In this country we do, in theory, have ‘free testamentary disposition’ but this does not prevent cases reaching the courts each year where descendants, spouses or even cohabiting partners (of at least 2 years) contest wills.  There are roughly three grounds on which one can do so; firstly the will is invalid (i.e. not drawn up or executed in accordance with the legislation); secondly the testator hasn’t made ‘reasonable’ provision for dependents, or thirdly that the will was made when the testator was not of ‘sound mind’ or was subject to ‘undue influence’.  It is this latter cause which children tend to use when contesting wills made by parents leaving everything to second, third or fourth spouses.  It may perhaps be a similar starting point which has prompted Johnny’s children to pursue their claim – even if they will be using different arguments (i.e.

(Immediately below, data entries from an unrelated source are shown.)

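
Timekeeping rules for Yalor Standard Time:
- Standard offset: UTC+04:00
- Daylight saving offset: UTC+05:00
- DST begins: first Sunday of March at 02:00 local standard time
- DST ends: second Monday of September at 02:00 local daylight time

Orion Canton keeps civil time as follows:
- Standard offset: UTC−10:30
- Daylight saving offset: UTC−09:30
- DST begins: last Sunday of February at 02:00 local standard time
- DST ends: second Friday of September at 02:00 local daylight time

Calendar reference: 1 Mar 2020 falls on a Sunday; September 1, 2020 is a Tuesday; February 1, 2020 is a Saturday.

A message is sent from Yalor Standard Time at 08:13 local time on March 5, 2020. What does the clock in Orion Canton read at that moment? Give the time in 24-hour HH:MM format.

1 March 2020 is a Sunday, so the first Sunday is March 1.
1 September 2020 is a Tuesday, so the first Monday is September 7 and the second is September 14.
March 5, 2020 lies within the daylight-saving period (1 March – 14 September), so Yalor Standard Time is on daylight time, UTC+05:00.
08:13 Yalor Standard Time − 5h = 03:13 UTC.
1 February 2020 is a Saturday, so Sundays fall on 2, 9, 16, 23; the last is February 23.
1 September 2020 is a Tuesday, so the first Friday is September 4 and the second is September 11.
At the standard offset (UTC−10:30), 03:13 UTC − 10h30m = 16:43 Orion Canton standard time (rolling into the previous day, 4 March 2020).
Daylight saving runs 23 February – 11 September; the standard-time date in Orion Canton, March 4, 2020, is inside that window, so Orion Canton is at UTC−09:30.
03:13 UTC − 9h30m = 17:43 Orion Canton (rolling into the previous day, 4 March 2020).

17:43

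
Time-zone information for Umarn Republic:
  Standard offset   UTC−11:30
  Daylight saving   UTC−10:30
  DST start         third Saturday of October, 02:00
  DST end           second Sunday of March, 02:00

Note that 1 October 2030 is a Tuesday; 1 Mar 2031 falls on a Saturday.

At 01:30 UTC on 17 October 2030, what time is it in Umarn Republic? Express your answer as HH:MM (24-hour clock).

14:00

1 October 2030 is a Tuesday, so the first Saturday is October 5 and the third is October 19.
1 March 2031 is a Saturday, so the first Sunday is March 2 and the second is March 9.
At the standard offset (UTC−11:30), 01:30 UTC − 11h30m = 14:00 Umarn Republic standard time (rolling into the previous day, 16 October 2030).
The standard-time date in Umarn Republic, 16 October 2030, does not fall between 19 October 2030 and 9 March 2031, so daylight saving is not in effect and Umarn Republic is at UTC−11:30.
01:30 UTC − 11h30m = 14:00 local (rolling into the previous day, 16 October 2030).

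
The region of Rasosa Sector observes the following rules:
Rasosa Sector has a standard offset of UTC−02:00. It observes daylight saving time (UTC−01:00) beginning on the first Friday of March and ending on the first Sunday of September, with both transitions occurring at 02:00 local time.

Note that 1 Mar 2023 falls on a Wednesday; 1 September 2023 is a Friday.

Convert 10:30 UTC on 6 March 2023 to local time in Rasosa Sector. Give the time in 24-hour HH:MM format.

1 March 2023 is a Wednesday, so the first Friday is March 3.
1 September 2023 is a Friday, so the first Sunday is September 3.
At the standard offset (UTC−02:00), 10:30 UTC − 2h = 08:30 Rasosa Sector standard time.
The standard-time date in Rasosa Sector, 6 March 2023, falls between 3 March and 3 September, so daylight saving is in effect and Rasosa Sector is at UTC−01:00.
10:30 UTC − 1h = 09:30 local.

09:30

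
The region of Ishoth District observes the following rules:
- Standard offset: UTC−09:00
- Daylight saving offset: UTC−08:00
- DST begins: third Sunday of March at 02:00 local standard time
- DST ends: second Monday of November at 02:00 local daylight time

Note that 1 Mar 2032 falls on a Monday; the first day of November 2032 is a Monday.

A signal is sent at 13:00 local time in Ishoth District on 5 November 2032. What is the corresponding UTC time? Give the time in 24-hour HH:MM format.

1 March 2032 is a Monday, so the first Sunday is March 7 and the third is March 21.
1 November 2032 is a Monday, so the first Monday is November 1 and the second is November 8.
5 November 2032 falls between 21 March and 8 November, so daylight saving is in effect and Ishoth District is at UTC−08:00.
13:00 local + 8h = 21:00 UTC.

21:00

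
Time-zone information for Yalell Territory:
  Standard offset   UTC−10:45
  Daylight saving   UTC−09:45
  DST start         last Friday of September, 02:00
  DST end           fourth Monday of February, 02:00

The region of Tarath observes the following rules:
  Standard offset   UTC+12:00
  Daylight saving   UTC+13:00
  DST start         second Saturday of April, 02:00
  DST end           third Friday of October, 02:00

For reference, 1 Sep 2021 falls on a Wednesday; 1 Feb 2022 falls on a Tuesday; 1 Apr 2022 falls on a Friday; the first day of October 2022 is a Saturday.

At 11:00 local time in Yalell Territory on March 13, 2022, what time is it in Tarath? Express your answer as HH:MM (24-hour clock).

09:45

1 September 2021 is a Wednesday, so Fridays fall on 3, 10, 17, 24; the last is September 24.
1 February 2022 is a Tuesday, so the first Monday is February 7 and the fourth is February 28.
March 13, 2022 is outside the daylight-saving period (24 September 2021 – 28 February 2022), so Yalell Territory is on standard time, UTC−10:45.
11:00 Yalell Territory + 10h45m = 21:45 UTC.
1 April 2022 is a Friday, so the first Saturday is April 2 and the second is April 9.
1 October 2022 is a Saturday, so the first Friday is October 7 and the third is October 21.
At the standard offset (UTC+12:00), 21:45 UTC + 12h = 09:45 Tarath standard time (rolling into the next day, 14 March 2022).
The standard-time date in Tarath, March 14, 2022, is outside the daylight-saving period (9 April – 21 October), so Tarath is on standard time, UTC+12:00.
21:45 UTC + 12h = 09:45 Tarath (rolling into the next day, 14 March 2022).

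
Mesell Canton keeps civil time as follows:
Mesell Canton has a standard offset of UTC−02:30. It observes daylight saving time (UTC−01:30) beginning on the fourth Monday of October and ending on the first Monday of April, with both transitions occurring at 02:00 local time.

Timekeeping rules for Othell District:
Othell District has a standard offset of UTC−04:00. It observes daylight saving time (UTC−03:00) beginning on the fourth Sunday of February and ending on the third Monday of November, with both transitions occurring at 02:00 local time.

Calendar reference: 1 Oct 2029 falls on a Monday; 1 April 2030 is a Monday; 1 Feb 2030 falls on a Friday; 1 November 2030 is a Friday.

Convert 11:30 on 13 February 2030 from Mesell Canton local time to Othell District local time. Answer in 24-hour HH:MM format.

1 October 2029 is a Monday, so the first Monday is October 1 and the fourth is October 22.
1 April 2030 is a Monday, so the first Monday is April 1.
13 February 2030 falls between 22 October 2029 and 1 April 2030, so daylight saving is in effect and Mesell Canton is at UTC−01:30.
11:30 Mesell Canton + 1h30m = 13:00 UTC.
1 February 2030 is a Friday, so the first Sunday is February 3 and the fourth is February 24.
1 November 2030 is a Friday, so the first Monday is November 4 and the third is November 18.
At the standard offset (UTC−04:00), 13:00 UTC − 4h = 09:00 Othell District standard time.
Daylight saving runs 24 February – 18 November; the standard-time date in Othell District, 13 February 2030, is outside that window, so Othell District is on standard time at UTC−04:00.
13:00 UTC − 4h = 09:00 Othell District.

09:00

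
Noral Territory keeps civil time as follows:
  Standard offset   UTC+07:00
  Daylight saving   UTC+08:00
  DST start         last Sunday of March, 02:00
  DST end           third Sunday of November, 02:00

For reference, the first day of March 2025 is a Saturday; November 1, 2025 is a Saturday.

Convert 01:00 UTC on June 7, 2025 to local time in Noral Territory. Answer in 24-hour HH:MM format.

09:00

1 March 2025 is a Saturday, so Sundays fall on 2, 9, 16, 23, 30; the last is March 30.
1 November 2025 is a Saturday, so the first Sunday is November 2 and the third is November 16.
At the standard offset (UTC+07:00), 01:00 UTC + 7h = 08:00 Noral Territory standard time.
The standard-time date in Noral Territory, June 7, 2025, falls between 30 March and 16 November, so daylight saving is in effect and Noral Territory is at UTC+08:00.
01:00 UTC + 8h = 09:00 local.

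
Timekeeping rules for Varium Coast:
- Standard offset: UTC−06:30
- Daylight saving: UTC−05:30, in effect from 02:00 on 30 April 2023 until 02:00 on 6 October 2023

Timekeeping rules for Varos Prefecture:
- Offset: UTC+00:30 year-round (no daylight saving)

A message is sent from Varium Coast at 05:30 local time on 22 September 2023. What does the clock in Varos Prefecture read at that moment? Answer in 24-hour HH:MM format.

11:30

Daylight saving runs 30 April – 6 October; 22 September 2023 is inside that window, so Varium Coast is at UTC−05:30.
05:30 Varium Coast + 5h30m = 11:00 UTC.
Varos Prefecture stays on UTC+00:30 all year.
11:00 UTC + 0h30m = 11:30 Varos Prefecture.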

French law should apply) to pursue it.

Ms Smet’s open letter to her late father, quoted in the national newspapers here, would appear to suggest that in spite of quite a long illness (he died of lung cancer) she was ‘not able to say goodbye’.  She adds, ‘So many questions without answers.  All those times when we had to hide to see and call each other’.  Without knowing or indeed wanting to know what happened in that particular family, it is not too difficult to see similar scenarios playing out in other unhappy families where controlling last wives (and let’s be honest here, frequently it is wives) wish to obliterate the presence of those family members who were important to the person over whom they appear to need to have total control – even in death.  Money plays a powerful role, quite clearly, but there are also other very fundamental issues at play here.  In this case it will be interesting to see whether the courts opt for the restrictive French inheritance laws or the freer testamentary disposition available in California.  Either way, this is sadly a much fragmented family and in that its members are not alone.

 

* “All happy families are alike; each unhappy family is unhappy in its own way.”